Department of Computer Science, Graduate School, Kyonggi University, 154-42 Gwanggyosan-ro Yeongtong-gu, Suwon-si 16227, Korea.
Department of Computer Science, Kyonggi University, 154-42 Gwanggyosan-ro Yeongtong-gu, Suwon-si 16227, Korea.
Sensors (Basel). 2019 Mar 3;19(5):1085. doi: 10.3390/s19051085.

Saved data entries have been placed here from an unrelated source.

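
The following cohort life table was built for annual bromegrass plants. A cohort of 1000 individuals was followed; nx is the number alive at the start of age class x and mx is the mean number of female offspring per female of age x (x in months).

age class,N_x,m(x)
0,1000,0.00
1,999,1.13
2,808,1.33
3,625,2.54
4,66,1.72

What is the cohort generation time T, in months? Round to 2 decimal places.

lx = nx/n0 = nx/1000: 1, 0.999, 0.808, 0.625, 0.066
lx·mx: 0, 1.12887, 1.07464, 1.5875, 0.11352 → R0 = 3.90453
x·lx·mx: 0, 1.12887, 2.14928, 4.7625, 0.45408 → Σ = 8.49473
T = 8.49473 / 3.90453 = 2.175609… → 2.18

2.18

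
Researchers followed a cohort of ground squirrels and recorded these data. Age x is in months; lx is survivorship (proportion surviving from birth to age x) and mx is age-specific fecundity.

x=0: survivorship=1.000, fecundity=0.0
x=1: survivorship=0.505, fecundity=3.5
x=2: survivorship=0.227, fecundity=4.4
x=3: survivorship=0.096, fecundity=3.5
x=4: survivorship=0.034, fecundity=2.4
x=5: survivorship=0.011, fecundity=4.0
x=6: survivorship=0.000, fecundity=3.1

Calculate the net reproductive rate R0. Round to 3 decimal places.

3.228

lx·mx by age: 0, 1.7675, 0.9988, 0.336, 0.0816, 0.044, 0
R0 = Σ lx·mx = 3.2279 → 3.228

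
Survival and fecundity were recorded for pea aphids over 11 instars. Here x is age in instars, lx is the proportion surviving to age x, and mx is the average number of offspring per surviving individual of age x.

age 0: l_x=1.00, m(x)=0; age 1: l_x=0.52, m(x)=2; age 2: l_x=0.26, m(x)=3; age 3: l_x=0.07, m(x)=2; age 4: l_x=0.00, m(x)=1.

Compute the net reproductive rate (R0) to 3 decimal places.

lx·mx by age: 0, 1.04, 0.78, 0.14, 0
R0 = Σ lx·mx = 1.96 → 1.960

1.960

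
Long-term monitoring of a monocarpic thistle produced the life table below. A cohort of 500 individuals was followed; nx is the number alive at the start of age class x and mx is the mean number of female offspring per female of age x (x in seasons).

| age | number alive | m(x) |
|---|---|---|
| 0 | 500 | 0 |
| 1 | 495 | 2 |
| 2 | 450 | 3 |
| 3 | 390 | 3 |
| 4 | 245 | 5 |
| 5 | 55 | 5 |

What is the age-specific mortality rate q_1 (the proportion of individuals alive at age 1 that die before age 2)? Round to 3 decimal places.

lx = nx/n0 = nx/500: 1, 0.99, 0.9, 0.78, 0.49, 0.11
q_1 = (l_1 − l_2) / l_1 = (0.99 − 0.9) / 0.99
     = 0.09 / 0.99 = 0.090909… → 0.091

0.091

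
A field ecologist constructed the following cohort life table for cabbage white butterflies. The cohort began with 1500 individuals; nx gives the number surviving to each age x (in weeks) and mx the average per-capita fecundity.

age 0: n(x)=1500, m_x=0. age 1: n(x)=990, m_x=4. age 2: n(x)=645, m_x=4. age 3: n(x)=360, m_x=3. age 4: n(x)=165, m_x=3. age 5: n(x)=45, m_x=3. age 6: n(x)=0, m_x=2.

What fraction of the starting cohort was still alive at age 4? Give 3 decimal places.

0.110

l_4 = n_4/n_0 = 165/1500 = 0.11 → 0.110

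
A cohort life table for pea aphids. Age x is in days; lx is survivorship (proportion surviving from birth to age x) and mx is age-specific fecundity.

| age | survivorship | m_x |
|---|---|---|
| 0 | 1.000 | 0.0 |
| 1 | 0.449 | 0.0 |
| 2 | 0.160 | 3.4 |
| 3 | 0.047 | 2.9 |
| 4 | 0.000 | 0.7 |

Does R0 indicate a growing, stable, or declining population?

declining

R0 = Σ lx·mx = 0 + 0 + 0.544 + 0.1363 + 0 = 0.6803
R0 < 1, so the population is declining.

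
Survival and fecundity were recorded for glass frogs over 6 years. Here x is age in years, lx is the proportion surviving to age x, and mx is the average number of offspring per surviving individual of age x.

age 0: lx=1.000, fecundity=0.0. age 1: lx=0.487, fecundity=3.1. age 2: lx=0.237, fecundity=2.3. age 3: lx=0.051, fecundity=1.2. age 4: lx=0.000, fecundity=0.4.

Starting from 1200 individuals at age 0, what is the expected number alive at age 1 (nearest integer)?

Expected survivors = N0 · l_1 = 1200 × 0.487 = 584.4 → 584

584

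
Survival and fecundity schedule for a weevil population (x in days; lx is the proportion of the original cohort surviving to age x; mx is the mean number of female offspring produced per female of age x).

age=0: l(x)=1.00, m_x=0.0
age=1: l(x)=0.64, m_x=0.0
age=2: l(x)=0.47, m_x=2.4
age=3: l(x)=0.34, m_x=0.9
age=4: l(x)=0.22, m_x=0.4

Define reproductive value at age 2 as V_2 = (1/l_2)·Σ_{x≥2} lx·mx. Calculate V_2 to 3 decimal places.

3.238

lx·mx for x ≥ 2: 1.128, 0.306, 0.088 → sum = 1.522
V_2 = 1.522 / l_2 = 1.522 / 0.47 = 3.238298… → 3.238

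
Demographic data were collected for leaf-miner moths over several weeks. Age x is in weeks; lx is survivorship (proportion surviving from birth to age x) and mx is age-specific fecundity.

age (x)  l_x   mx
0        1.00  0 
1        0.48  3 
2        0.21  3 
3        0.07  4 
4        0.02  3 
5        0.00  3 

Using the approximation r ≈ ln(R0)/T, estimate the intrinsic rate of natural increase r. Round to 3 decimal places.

0.561

R0 = Σ lx·mx = 0 + 1.44 + 0.63 + 0.28 + 0.06 + 0 = 2.41
Σ x·lx·mx = 3.78; T = 3.78/2.41 = 1.56846…
r ≈ ln(R0)/T = ln(2.41)/1.56846… = 0.56082… → 0.561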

This paper proposes a novel deep neural network model for solving the spatio-temporal-action-detection problem, by localizing all multiple-action regions and classifying the corresponding actions in an untrimmed video. The proposed model uses a spatio-temporal region proposal method to effectively detect multiple-action regions. First, in the temporal region proposal, anchor boxes were generated by targeting regions expected to potentially contain actions. Unlike the conventional temporal region proposal methods, the proposed method uses a complementary two-stage method to effectively detect the temporal regions of the respective actions occurring asynchronously. In addition, to detect a principal agent performing an action among the people appearing in a video, the spatial region proposal process was used. Further, coarse-level features contain comprehensive information of the whole video and have been frequently used in conventional action-detection studies. However, they cannot provide detailed information of each person performing an action in a video. In order to overcome the limitation of coarse-level features, the proposed model additionally learns fine-level features from the proposed action tubes in the video. Various experiments conducted using the LIRIS-HARL and UCF-10 datasets confirm the high performance and effectiveness of the proposed deep neural network model.
本文提出了一种新的深度神经网络模型,用于解决时空动作检测问题,通过在未修剪的视频中定位所有多动作区域并对相应的动作进行分类。所提出的模型使用时空区域提议方法来有效地检测多动作区域。首先,在时间区域提议中,通过针对可能包含动作的预期区域生成锚框。与传统的时间区域提议方法不同,所提出的方法使用互补的两阶段方法来有效地检测异步发生的各个动作的时间区域。此外,为了在视频中出现的人中检测执行动作的主要代理,使用了空间区域提议过程。进一步地,粗粒度特征包含整个视频的综合信息,并且已经在传统的动作检测研究中经常使用。然而,它们不能提供视频中执行动作的每个人的详细信息。为了克服粗粒度特征的局限性,所提出的模型还从视频中的提议动作管中学习细粒度特征。使用 LIRIS-HARL 和 UCF-10 数据集进行的各种实验证实了所提出的深度神经网络模型的高性能和有效性。